Incidentally, I suspect my feelings of awkwardness towards the claim we can talk about “truth” outside of “proof in a given system” may be related to the sort of maths I work in. My “grand-supervisor” Garth Dales discusses here how those who work in abstract analysis (and in algebra) tend to view their work as essentially formal (although using “realistic pictures” to help us).


In praise of proving that zero equals one.

September 16, 2008

A chap called Jim Wiseman at some university in Georgia (the American one) has collected together some quotations from linear algebra class and some of them are rather lulsome.

I particularly like

See if you can use this proof to show the square root of three is irrational. Then try the square root of four. If it works, you did something wrong.

There is great wisdom hidden in that statement and it works at a research level as much as with homework problems. It’s very often you think you have proven something (give or take some trifling details to fill in) but then you realise that the same argument would prove something known to be false.

Hopefully you can then pick out why it fails, note what is different between the two cases and mend the argument. Normally this doesn’t happen; normally you just end up banging your head on the desk and crying. All the same, spotting that you have apparently proven a contradiction is a fairly good way of moving forward with a problem and not staying stuck on an idea that can’t work.

This was put nicely by Tony O’Farrell, in the following form:

I consider the day wasted in which I have not proven that zero equals one.*

To see how this is the same you need to know that (in “ordinary” logic) if you were to prove one false statement true (i.e. prove a contradiction) you can infer the truth of ANY statement.
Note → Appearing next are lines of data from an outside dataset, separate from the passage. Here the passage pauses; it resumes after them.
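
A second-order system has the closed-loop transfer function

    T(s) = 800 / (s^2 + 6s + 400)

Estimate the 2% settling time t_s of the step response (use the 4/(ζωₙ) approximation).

t_s ≈ 1.333 s

Comparing s^2 + 6s + 400 to s^2 + 2ζωₙs + ωₙ²: ωₙ = 20 rad/s and ζ = 6/(2·20) = 0.15.
ζωₙ = 6/2 = 3, so t_s ≈ 4/(ζωₙ) = 4/3 ≈ 1.333 s.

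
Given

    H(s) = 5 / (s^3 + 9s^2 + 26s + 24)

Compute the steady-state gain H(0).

H(0) = 5/24 ≈ 0.2083

Set s = 0: H(0) = (5) / (24) = 5/24.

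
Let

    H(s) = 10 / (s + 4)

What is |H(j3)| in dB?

|H(j3)|_dB ≈ 6.02 dB

Substitute s = j3: numerator = 10, denominator = 4 + j3.
|H(j3)| = |10| / |4 + j3| = 10 / 5 = 2.
In decibels: 20·log₁₀(2) ≈ 6.02 dB.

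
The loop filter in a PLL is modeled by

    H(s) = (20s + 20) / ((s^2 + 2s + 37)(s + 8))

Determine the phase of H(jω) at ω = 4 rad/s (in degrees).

∠H(j4) ≈ 28.54°

At s = j4: numerator = 20 + j80, denominator = 136 + j148.
∠H = ∠num − ∠den = 75.964° − (47.420°) = 28.54°.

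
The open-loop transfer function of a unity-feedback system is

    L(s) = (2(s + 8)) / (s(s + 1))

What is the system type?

The denominator has 1 factor of s at the origin (free integrator), so this is a Type 1 system.

Type 1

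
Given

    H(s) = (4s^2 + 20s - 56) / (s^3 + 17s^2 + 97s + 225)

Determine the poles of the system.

The poles are the roots of the denominator s^3 + 17s^2 + 97s + 225 = 0.
Trying s = -9: the polynomial evaluates to 0, so (s + 9) is a factor.
Dividing out leaves s^2 + 8s + 25 = 0.
The quadratic formula then gives s = -4 ± 3j.

s = -4 ± 3j, -9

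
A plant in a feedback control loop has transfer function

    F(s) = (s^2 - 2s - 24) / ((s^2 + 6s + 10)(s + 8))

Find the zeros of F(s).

s = -4, 6

Set the numerator to zero: s^2 - 2s - 24 = 0.
Factoring: (s + 4)(s - 6) = 0.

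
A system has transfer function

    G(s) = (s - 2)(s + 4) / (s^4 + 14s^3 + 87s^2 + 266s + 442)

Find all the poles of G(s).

s = -5 + 3j, -5 - 3j, -2 + 3j, -2 - 3j

The poles are the roots of the denominator s^4 + 14s^3 + 87s^2 + 266s + 442 = 0.
No real roots exist; factor into two real quadratics: (s^2 + 10s + 34)(s^2 + 4s + 13) = 0.
Each quadratic gives a conjugate pair via the quadratic formula.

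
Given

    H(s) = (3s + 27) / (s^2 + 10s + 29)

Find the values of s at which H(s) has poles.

The poles are the roots of the denominator s^2 + 10s + 29 = 0.
Using the quadratic formula: s = (-10 ± √(-16))/2 = -5 ± 2j.

s = -5 ± 2j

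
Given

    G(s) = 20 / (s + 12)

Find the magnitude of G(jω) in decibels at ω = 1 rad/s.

Substitute s = j1: numerator = 20, denominator = 12 + j1.
|G(j1)| = |20| / |12 + j1| = 20 / 12.042 ≈ 1.661.
In decibels: 20·log₁₀(1.661) ≈ 4.41 dB.

|G(j1)|_dB ≈ 4.41 dB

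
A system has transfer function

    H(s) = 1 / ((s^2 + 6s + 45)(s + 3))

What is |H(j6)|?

|H(j6)| ≈ 0.004017

Substitute s = j6: numerator = 1, denominator = -189 + j162.
|H(j6)| = |1| / |-189 + j162| = 1 / 248.93 ≈ 0.004017.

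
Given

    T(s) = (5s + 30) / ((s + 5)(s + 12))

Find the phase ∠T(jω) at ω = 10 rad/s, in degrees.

∠T(j10) ≈ -44.20°

At s = j10: numerator = 30 + j50, denominator = -40 + j170.
∠T = ∠num − ∠den = 59.036° − (103.24°) = -44.20°.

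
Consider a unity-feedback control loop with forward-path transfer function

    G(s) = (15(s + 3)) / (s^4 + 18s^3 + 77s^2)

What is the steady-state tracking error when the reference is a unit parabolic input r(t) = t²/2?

G(s) has 2 poles at the origin.
This is a Type 2 system. Ka = lim_{s→0} s^2·G(s) = 45/77.
e_ss = 1/Ka = 1/(45/77) = 77/45 ≈ 1.711.

e_ss = 1.711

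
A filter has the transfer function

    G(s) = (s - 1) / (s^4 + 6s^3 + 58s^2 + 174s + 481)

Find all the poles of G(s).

The poles are the roots of the denominator s^4 + 6s^3 + 58s^2 + 174s + 481 = 0.
No real roots exist; factor into two real quadratics: (s^2 + 4s + 13)(s^2 + 2s + 37) = 0.
Each quadratic gives a conjugate pair via the quadratic formula.

s = -2 + 3j, -2 - 3j, -1 + 6j, -1 - 6j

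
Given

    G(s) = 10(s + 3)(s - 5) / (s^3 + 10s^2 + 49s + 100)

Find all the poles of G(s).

The poles are the roots of the denominator s^3 + 10s^2 + 49s + 100 = 0.
Trying s = -4: the polynomial evaluates to 0, so (s + 4) is a factor.
Dividing out leaves s^2 + 6s + 25 = 0.
The quadratic formula then gives s = -3 ± 4j.

s = -3 ± 4j, -4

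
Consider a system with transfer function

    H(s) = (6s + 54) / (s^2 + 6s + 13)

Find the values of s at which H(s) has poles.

s = -3 ± 2j

The poles are the roots of the denominator s^2 + 6s + 13 = 0.
Using the quadratic formula: s = (-6 ± √(-16))/2 = -3 ± 2j.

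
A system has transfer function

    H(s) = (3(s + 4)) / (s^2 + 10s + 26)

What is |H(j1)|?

Substitute s = j1: numerator = 12 + j3, denominator = 25 + j10.
|H(j1)| = |12 + j3| / |25 + j10| = 12.369 / 26.926 ≈ 0.4594.

|H(j1)| ≈ 0.4594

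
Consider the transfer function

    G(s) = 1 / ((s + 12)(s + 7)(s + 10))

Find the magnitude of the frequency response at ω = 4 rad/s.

|G(j4)| ≈ 0.0009104

Substitute s = j4: numerator = 1, denominator = 376 + j1032.
|G(j4)| = |1| / |376 + j1032| = 1 / 1098.4 ≈ 0.0009104.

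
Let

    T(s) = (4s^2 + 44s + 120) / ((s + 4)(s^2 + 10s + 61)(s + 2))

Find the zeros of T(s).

Set the numerator to zero: 4s^2 + 44s + 120 = 0, i.e. 4·(s^2 + 11s + 30) = 0.
Factoring: (s + 5)(s + 6) = 0.

s = -5, -6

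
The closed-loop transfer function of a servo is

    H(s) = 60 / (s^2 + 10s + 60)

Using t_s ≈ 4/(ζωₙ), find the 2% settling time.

t_s ≈ 0.8000 s

Comparing s^2 + 10s + 60 to s^2 + 2ζωₙs + ωₙ²: ωₙ = √60 ≈ 7.746 rad/s and ζ = 10/(2·√60) ≈ 0.6455.
ζωₙ = 10/2 = 5, so t_s ≈ 4/(ζωₙ) = 4/5 = 0.8000 s.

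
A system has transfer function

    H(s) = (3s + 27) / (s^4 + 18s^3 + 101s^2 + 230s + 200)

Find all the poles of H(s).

s = -2 ± j, -4, -10

The poles are the roots of the denominator s^4 + 18s^3 + 101s^2 + 230s + 200 = 0.
Trying s = -4: the polynomial evaluates to 0, so (s + 4) is a factor.
Dividing out leaves s^3 + 14s^2 + 45s + 50 = 0.
This factors further as (s^2 + 4s + 5)(s + 10) = 0.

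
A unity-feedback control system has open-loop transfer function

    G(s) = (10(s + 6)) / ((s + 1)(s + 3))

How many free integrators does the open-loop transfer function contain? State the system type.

Type 0

The denominator has no factor of s at the origin — no free integrator — so this is a Type 0 system.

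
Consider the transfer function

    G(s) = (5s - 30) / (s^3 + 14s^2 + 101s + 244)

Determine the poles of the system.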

Hence we can pick “0=1” as a canonical false statement and refer to all apparent proofs of false statements as “proofs that zero equals one”. I guess mathematicians’ humour can be kind of odd (see Dolphin’s law but note that all the really funny Gauss facts are mine).

Of course this is a rule that doesn’t only work in mathematics. If the an apparently sound argument in any setting can prove nonsense by substituting different terms into it (assuming the specific choice weren’t important to the logical form of the argument) then the argument is flawed. So if your proof that God exists also show the existence of a perfect island, it isn’t really a proof of anything, even if it’s hard to pick out where it fails. There are plenty of day-to-day examples as well; if you refuse to go to one to retailer because you know of bad ethical practices but go to their competition who behave in the same fashion, you’re probably not acting sensibly. (I confess, I’ve found myself doing this).

In short. I think it’s a good rule of thumb to keep with you: “does my thinking here also show that zero equals one”. It can help you to be wrong slightly less often

* Thanks to my PhD supervisor Joel Feinstein for recounting this to me; it’s helped defeat despair many times.